Projected benefits of Stage 1:
This makes it easy to see what plans exist and what their most common problems are.
Stage 2:
A scoring system for criticisms and a ranking system for plans will be added. Plans will be ranked based on the total scores of their criticisms, with weighted votes given to users who submit higher scoring criticisms. Alignment researchers can link their AI-Plans account to research-relevant platforms for a slightly weighted vote. New plans start with 0 bounty, with lower bounty plans giving the most points, incentivizing users to write good criticisms.

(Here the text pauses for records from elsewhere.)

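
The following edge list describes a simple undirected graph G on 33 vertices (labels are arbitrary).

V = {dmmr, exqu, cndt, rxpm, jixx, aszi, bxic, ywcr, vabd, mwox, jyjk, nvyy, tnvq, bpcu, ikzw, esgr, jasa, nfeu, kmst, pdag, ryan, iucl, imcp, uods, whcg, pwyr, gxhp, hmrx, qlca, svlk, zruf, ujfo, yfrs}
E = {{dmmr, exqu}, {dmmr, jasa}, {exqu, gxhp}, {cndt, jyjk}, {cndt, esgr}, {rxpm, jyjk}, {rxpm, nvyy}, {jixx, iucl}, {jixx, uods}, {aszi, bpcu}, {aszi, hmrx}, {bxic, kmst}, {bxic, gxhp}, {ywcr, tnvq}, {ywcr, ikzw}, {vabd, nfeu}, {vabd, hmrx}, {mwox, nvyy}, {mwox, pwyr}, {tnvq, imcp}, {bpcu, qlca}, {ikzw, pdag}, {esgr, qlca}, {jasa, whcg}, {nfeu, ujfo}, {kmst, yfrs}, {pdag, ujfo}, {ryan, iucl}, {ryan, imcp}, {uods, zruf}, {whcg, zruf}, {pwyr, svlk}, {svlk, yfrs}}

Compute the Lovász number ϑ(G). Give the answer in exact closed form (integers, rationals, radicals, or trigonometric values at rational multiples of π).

N(ikzw) = {ywcr, pdag}, |N(ikzw)| = 2.
Vertex vabd has 2 neighbors: nfeu, hmrx.
N(svlk) = {pwyr, yfrs}, |N(svlk)| = 2.
deg(cndt) = 2; N(cndt) = {jyjk, esgr}.
G on 33 vertices is 2-regular; a single 33-cycle (edge-transitive).
A has 17 distinct eigenvalues ≈ [2.0, 1.96386, 1.85674, 1.68251, 1.44747, 1.16011, 0.83083, 0.47152, 0.09516, -0.28463, -0.65414, -1.0, -1.30972, -1.57211, -1.77767, -1.91899, -1.99094].
−33·(-2*cos(pi/33)) / ((2)−(-2*cos(pi/33))) = 33*cos(pi/33)/(cos(pi/33) + 1) = ϑ(G).
ϑ(G) ≈ 16.462558592.
Sandwich: α(G)=16 ≤ ϑ(G)=33*cos(pi/33)/(cos(pi/33) + 1) ≤ χ(Ḡ)=17 (both strict).

33*cos(pi/33)/(cos(pi/33) + 1)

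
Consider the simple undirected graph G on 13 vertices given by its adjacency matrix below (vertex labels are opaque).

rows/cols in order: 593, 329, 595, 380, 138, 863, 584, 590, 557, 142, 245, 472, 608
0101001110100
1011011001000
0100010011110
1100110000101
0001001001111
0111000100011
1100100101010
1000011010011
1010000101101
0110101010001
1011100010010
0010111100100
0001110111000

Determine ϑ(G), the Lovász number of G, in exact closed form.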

The scoring system makes it easier to identify plans with the biggest holes and helps in levying evidence against problematic plans. Additionally, it allows scientists and engineers to see which companies have the least problematic plans, making it easier to decide where to work. The creator of aisafety.careers intends to integrate with the site.
Stage 3:
In addition to everything from Stage 1 and 2, there will be monthly cash prizes for the highest ranking plan and for the user/users with the most criticism points that month.
Projected benefits of Stage 3:
This supercharges everything from Stage 2 and attracts talented people who require a non-committal monetary incentive to start engaging with alignment research. This also provides a heuristic argument for the difficulty of the problem: "There is money on the table if anyone can come up with a plan with fewer problems, yet no one has done so!"
How will this funding be used?
20% - to the dev
10%- to the QA
20%- to moderators
20% - to the prize fund
15% - A lawyer to set up the non-profit, create term&conditions for the prize section at Stage 3 and help with what we need to do to comply with GDPR
15% - to the Red Team
How could this project be actively harmful?
If there is a plan at the top of the leaderboard that seems promising, someone with more money than than caution could see that and spend a lot of money to try to use that to make an ASI.
What other funding is this person or project getting?
None, so far. Applying to Lightspeed Grants.